Channel rebalancing is a necessity for nodes in the network, both routing nodes as well as edge nodes only send and receive transactions. When the funds flow fully to one side of the channel, the channel is useless for making payments in one direction (if all the money is on your side, you can’t receive payments; if it’s on the other side, then you can’t send payments). This requires shuffling money from one channel to another, which also contributes to channel imbalance along the way to rebalance. Eventually this dynamic reaches a point where it needs to be rebalanced by exchanging funds between Lightning and the base layer on the chain.
Statechains allow liquidity to be moved with the same freedom provided by doing it on-chain, without the need to create an on-chain footprint or pay fees. Say you have a low channel, with all the liquidity on the other side leaving you, no spending capacity and you also have statechain. The statechain is freely transferable to anyone who will receive it, and can have a Lightning channel on top if you don’t send all the value, and can be used to balance funds in regular channels on your side. .
This allows for more efficiency in terms of the number of channels you have to go through to balance your channel (remember, you contribute to changing the balance of every other channel you go through), it’s best to post directly. to the same peer as you have an open channel again. If you want to close a channel with one friend and open it with another, you can rebalance it so that you have the entire balance of the channel and move it all to the new friend if it is built on top. country chain.
The Future of Statechains and Lightning
Discussing our plans moving forward, Nicolas Gregory of Commerceblock said: “Our goal is to create a standardized approach to integrate statechains and Lightning technology in order to facilitate the balance of the Lightning channel using the state channel. This specification will be the foundation for achieving this goal.”

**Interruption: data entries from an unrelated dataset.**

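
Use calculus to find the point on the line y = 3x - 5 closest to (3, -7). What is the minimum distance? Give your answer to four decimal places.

3.4785

Minimize D(x)^2 = (x - 3)^2 + (3x + 2)^2.
d/dx[D^2] = 2(x - 3) + 2·3·(3x + 2) = 0 ⇒ x = -3/10.
Then y = -59/10 and the distance is √(121/10) ≈ 3.4785.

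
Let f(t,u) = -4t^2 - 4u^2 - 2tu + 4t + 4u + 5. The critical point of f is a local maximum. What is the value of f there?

33/5

∂f/∂t = -8t - 2u + 4 = 0 and ∂f/∂u = -2t - 8u + 4 = 0, so (t, u) = (2/5, 2/5).
The Hessian has f_{tt} = -8, f_{uu} = -8, f_{tu} = -2, giving D = 60 > 0 with f_{tt} < 0, so the point is a local maximum.
f(2/5, 2/5) = 33/5.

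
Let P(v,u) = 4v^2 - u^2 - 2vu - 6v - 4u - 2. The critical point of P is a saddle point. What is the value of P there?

9/5

∂P/∂v = 8v - 2u - 6 = 0 and ∂P/∂u = -2v - 2u - 4 = 0, so (v, u) = (1/5, -11/5).
The Hessian has P_{vv} = 8, P_{uu} = -2, P_{vu} = -2, giving D = -20 < 0, so the point is a saddle point.
P(1/5, -11/5) = 9/5.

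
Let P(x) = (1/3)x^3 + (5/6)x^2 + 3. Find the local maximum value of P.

611/162

P'(x) = x^2 + (5/3)x. Setting P'(x) = 0 gives x ∈ {-5/3, 0}.
Since P''(x) = 2x + 5/3, we get P''(-5/3) = -5/3 < 0 ⇒ local maximum; P''(0) = 5/3 > 0 ⇒ local minimum.
Thus P has its local maximum at x = -5/3, with value 611/162.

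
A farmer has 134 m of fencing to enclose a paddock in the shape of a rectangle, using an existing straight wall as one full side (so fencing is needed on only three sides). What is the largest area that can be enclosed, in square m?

Let the sides perpendicular to the wall have length x and the parallel side y, so 2x + y = 134 and the area is A = xy = x(134 − 2x).
A'(x) = 134 − 4x = 0 gives x = 67/2, and A''(x) = −4 < 0 confirms a maximum.
Then y = 134 − 2·67/2 = 67 and A = 4489/2.

4489/2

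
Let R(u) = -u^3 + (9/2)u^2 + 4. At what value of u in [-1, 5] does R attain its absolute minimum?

R'(u) = -3u^2 + 9u, which vanishes at u = 0 and u = 3.
Compare values at every candidate in [-1, 5]: R(-1) = 19/2,  R(0) = 4,  R(3) = 35/2,  R(5) = -17/2.
So the minimum is R(5) = -17/2.

5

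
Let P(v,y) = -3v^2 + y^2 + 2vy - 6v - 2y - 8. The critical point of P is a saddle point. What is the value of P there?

∂P/∂v = -6v + 2y - 6 = 0 and ∂P/∂y = 2v + 2y - 2 = 0, so (v, y) = (-1/2, 3/2).
The Hessian has P_{vv} = -6, P_{yy} = 2, P_{vy} = 2, giving D = -16 < 0, so the point is a saddle point.
P(-1/2, 3/2) = -8.

-8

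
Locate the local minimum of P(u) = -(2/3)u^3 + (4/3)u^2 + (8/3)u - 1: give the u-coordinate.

-2/3

P'(u) = -2u^2 + (8/3)u + 8/3 = 0 at u = -2/3, 2.
Second-derivative test with P''(u) = -4u + 8/3: P''(-2/3) = 16/3 > 0 ⇒ local minimum; P''(2) = -16/3 < 0 ⇒ local maximum.
Thus P has its local minimum at u = -2/3, with value -161/81.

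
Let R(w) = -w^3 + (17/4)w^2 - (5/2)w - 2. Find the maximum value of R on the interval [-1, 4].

23/4

The derivative is -3w^2 + (17/2)w - 5/2, which vanishes at w = 1/3 and w = 5/2.
Compare values at every candidate in [-1, 4]: R(-1) = 23/4, R(1/3) = -259/108, R(5/2) = 43/16, R(4) = -8.
The maximum over the interval is 23/4, attained at w = -1.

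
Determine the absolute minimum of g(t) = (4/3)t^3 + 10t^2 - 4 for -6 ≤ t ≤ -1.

14/3

The derivative is 4t^2 + 20t, whose only zero in [-6, -1] is t = -5.
Evaluating at the critical points and endpoints: g(-6) = 68; g(-5) = 238/3; g(-1) = 14/3.
Hence the absolute minimum is 14/3 at t = -1.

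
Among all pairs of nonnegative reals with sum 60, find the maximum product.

900

With x + y = 60, the product is P(x) = x(60 − x).
P'(x) = 60 − 2x = 0 gives x = 30; P'' = −2 < 0, so this is the maximum.
P = 30·30 = 900.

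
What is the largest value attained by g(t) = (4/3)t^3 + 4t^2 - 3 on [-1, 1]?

7/3

Differentiating, g'(t) = 4t^2 + 8t; whose only zero in [-1, 1] is t = 0.
Candidates: g(-1) = -1/3; g(0) = -3; g(1) = 7/3.
So the maximum is g(1) = 7/3.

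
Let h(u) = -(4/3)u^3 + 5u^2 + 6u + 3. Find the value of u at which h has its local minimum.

h'(u) = -4u^2 + 10u + 6. Setting h'(u) = 0 gives u ∈ {-1/2, 3}.
h''(u) = -8u + 10. h''(-1/2) = 14 > 0 ⇒ local minimum; h''(3) = -14 < 0 ⇒ local maximum.
The local minimum is h(-1/2) = 17/12.

-1/2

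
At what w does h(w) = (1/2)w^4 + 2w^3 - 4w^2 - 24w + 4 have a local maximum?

-2

Critical points: h'(w) = 2w^3 + 6w^2 - 8w - 24 vanishes at w = -3, -2, 2.
Second-derivative test with h''(w) = 6w^2 + 12w - 8: h''(-3) = 10 > 0 ⇒ local minimum; h''(-2) = -8 < 0 ⇒ local maximum; h''(2) = 40 > 0 ⇒ local minimum.
Thus h has its local maximum at w = -2, with value 28.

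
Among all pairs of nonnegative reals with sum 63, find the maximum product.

With x + y = 63, the product is P(x) = x(63 − x).
P'(x) = 63 − 2x = 0 gives x = 63/2; P'' = −2 < 0, so this is the maximum.
P = 63/2·63/2 = 3969/4.

3969/4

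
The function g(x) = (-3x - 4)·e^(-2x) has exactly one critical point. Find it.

-5/6

Differentiating with the product rule gives g'(x) = (6x + 5)·e^(-2x). Since e^(-2x) > 0, the only critical point is x = -5/6.
g''(-5/6) has the same sign as 6 > 0, so this is a local minimum.
g(-5/6) = (-3/2)·e^(5/3) ≈ -7.9417.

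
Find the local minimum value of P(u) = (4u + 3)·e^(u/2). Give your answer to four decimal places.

-2.0227

By the product rule, P'(u) = (2u + 11/2)·e^(u/2). Since e^(u/2) > 0, the only critical point is u = -11/4.
P''(-11/4) has the same sign as 2 > 0, so this is a local minimum.
P(-11/4) = (-8)·e^(-11/8) ≈ -2.0227.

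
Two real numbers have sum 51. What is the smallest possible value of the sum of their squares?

With a + b = 51, a^2 + b^2 = a^2 + (51 − a)^2.
The derivative 2a − 2(51 − a) = 4a − 102 vanishes at a = 51/2; second derivative 4 > 0, a minimum.
The minimum is 2·(51/2)^2 = 2601/2.

2601/2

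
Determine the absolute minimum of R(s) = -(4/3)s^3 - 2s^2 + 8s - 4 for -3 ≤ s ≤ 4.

-268/3

R'(s) = -4s^2 - 4s + 8, which vanishes at s = -2 and s = 1.
Compare values at every candidate in [-3, 4]: R(-3) = -10; R(-2) = -52/3; R(1) = 2/3; R(4) = -268/3.
Hence the absolute minimum is -268/3 at s = 4.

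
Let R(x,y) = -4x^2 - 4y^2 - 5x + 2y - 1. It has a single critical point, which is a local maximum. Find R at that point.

∂R/∂x = -8x - 5 = 0 and ∂R/∂y = -8y + 2 = 0, so (x, y) = (-5/8, 1/4).
The Hessian has R_{xx} = -8, R_{yy} = -8, R_{xy} = 0, giving D = 64 > 0 with R_{xx} < 0, so the point is a local maximum.
R(-5/8, 1/4) = 13/16.

13/16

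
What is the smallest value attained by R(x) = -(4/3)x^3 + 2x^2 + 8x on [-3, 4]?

R'(x) = -4x^2 + 4x + 8, which vanishes at x = -1 and x = 2.
Compare values at every candidate in [-3, 4]: R(-3) = 30; R(-1) = -14/3; R(2) = 40/3; R(4) = -64/3.
So the minimum is R(4) = -64/3.

-64/3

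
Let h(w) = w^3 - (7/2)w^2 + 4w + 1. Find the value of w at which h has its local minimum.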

From the beginning, statechain has always been proposed to interact with Lightning to solve the problem of using it yourself: you need to transfer all the UTXO values. They also provide a level of flexibility that Lightning doesn’t have in terms of how liquidity is managed and transferred across the network.
Now that Lightning is at a healthy stage in the beginning of its growth, and the concrete implementation of the statechain has been around for more than a year, it is time to start considering how the two technologies can interact. Lightning as a network is a system for atomic-escrowing transfers between two parties that are not directly connected in the network graph. How each connection in the graph works is, strictly speaking, not a problem for the sender and receiver of the payment, as long as it works.
Statechains and Lightning channels both have a lot to offer in terms of benefits, all that needs to be done is to standardize the two that interact.
This is a guest post by Shinobi. Opinions expressed are entirely their own and do not necessarily reflect those of BTC Inc or Bitcoin Magazine.